Mobile Payment Apps
Mobile banking and money transfer has still not quite achieved the delicate balance of ease of use and safety of service. There is a reluctance by many to download the necessary apps or input personal information like bank details or names and addresses. With the release of new systems and apps however, we could be on the brink of a mobile payment revolution.
The recently launched Paym scheme looks to be a turning point for how we think about mobile payment. All major banks have included (or will include) a Paym option in their own mobile apps which allows users to pay people by entering their phone number. Once registered, you simply need to type in a recipients number to be able to transfer money. This cuts out the need to ask for account numbers and sort codes, and as Paym is embedded within your banking app, it means that payments can be made securely.
For a closer look at how Paym work, take a look at this video and news article by the BBC.
This could really push mobile payments into large scale usage as the simplicity could attract those that don’t currently use the system. Alternatively, if this doesn’t prompt people to use mobile payment then it’s difficult to know what will.

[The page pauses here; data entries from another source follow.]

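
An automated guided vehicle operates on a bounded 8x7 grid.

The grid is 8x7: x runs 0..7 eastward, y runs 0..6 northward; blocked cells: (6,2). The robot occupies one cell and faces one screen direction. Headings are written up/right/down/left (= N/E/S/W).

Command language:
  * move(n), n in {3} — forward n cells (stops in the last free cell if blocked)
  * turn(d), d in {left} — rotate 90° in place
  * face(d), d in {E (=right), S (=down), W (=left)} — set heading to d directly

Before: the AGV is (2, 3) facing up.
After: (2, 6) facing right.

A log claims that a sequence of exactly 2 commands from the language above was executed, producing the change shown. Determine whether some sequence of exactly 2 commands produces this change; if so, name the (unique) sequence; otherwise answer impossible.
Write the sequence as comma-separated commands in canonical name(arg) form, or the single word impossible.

move(3), face(E)

key: running face(E) before move(3) would end elsewhere — order is forced
initial: (2, 3) facing up
1. move(3) → (2, 6) facing up
2. face(E) → (2, 6) facing right
no other 2-command option fits: unique.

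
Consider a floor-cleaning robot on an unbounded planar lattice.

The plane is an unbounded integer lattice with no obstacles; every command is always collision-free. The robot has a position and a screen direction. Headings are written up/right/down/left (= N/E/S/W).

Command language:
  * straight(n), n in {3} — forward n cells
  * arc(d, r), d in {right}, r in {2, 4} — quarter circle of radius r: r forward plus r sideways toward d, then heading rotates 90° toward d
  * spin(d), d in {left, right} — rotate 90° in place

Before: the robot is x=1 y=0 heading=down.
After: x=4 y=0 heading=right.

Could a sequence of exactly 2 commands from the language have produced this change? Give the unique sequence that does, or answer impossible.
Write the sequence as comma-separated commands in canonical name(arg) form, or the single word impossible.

spin(left), straight(3)

key: cell and facing (now E) both changed — the 2 commands mix motion and turning
start: x=1 y=0 heading=down
[1] after spin(left): x=1 y=0 heading=right
[2] after straight(3): x=4 y=0 heading=right
no other 2-command option fits: unique.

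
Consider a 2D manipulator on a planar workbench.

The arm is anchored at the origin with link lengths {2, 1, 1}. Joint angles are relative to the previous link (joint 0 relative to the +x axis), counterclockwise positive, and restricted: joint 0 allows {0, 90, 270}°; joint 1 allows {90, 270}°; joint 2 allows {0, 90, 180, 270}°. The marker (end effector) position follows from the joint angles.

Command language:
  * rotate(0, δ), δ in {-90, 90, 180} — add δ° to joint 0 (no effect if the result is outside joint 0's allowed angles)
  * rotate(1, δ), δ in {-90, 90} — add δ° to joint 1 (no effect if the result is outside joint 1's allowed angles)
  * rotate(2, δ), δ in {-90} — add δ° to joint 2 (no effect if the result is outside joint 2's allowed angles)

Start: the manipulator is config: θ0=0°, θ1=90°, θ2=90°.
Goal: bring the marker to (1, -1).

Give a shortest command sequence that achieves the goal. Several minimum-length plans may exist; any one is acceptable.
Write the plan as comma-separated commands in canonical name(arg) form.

rotate(0, -90)

start: config: θ0=0°, θ1=90°, θ2=90°
t=1 rotate(0, -90) ⇒ config: θ0=270°, θ1=90°, θ2=90°
no 0-step plan works, so 1 is optimal.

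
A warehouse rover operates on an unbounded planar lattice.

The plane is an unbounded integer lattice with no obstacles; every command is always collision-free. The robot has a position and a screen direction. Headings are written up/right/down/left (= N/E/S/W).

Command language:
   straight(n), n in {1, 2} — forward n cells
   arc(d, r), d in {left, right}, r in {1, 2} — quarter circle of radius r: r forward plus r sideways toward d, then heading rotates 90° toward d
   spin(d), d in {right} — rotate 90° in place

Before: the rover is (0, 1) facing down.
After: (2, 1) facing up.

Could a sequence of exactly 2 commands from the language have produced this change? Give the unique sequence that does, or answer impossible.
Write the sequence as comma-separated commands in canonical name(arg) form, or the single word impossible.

arc(left, 1), arc(left, 1)

key: cell and facing (now N) both changed — the 2 commands mix motion and turning
from: (0, 1) facing down
[1] after arc(left, 1): (1, 0) facing right
[2] after arc(left, 1): (2, 1) facing up
uniquely the one of 49 2-step routes that fits.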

We could maybe see a widespread adoption of contactless payment in the UK too. There has been an indication that consumers are willing to pay for goods using mobile apps as Starbucks’ in house app has 10 million users. By downloading the app to their phone, customers can hold up their screen to a scanner which then deducts the cost of their coffee from their virtual wallet. This must be topped up, but if there are funds available in the account, payment is made much quicker.
Imperial College London has become the first University in the UK to implement mobile payment in their retail and food outlets. The app Yoyo allows students to top up their accounts and scan the QR code on screen to deduct the amount from their Yoyo account. The appeal for people using these apps is not just about speed and ease of use, but also the benefits they receive from retailers. Offers and rewards are helping to promote the method of payment, but what will really encourage people to adopt these type of transactions will be one or two widely used apps.
At present there are not enough popular apps and those that do want to use contactless payment are spread across a number of different apps. Once one or two apps strike the balance between safety and usability and come to the forefront then we may see more people trusting mobile apps as a payment method. There are even predictions that contactless payment could make its way to the wearable market too. Fancy paying for a coffee with your smartwatch, or a few nods of the head to transfer money with Google Glass? It could be here sooner than you’d think.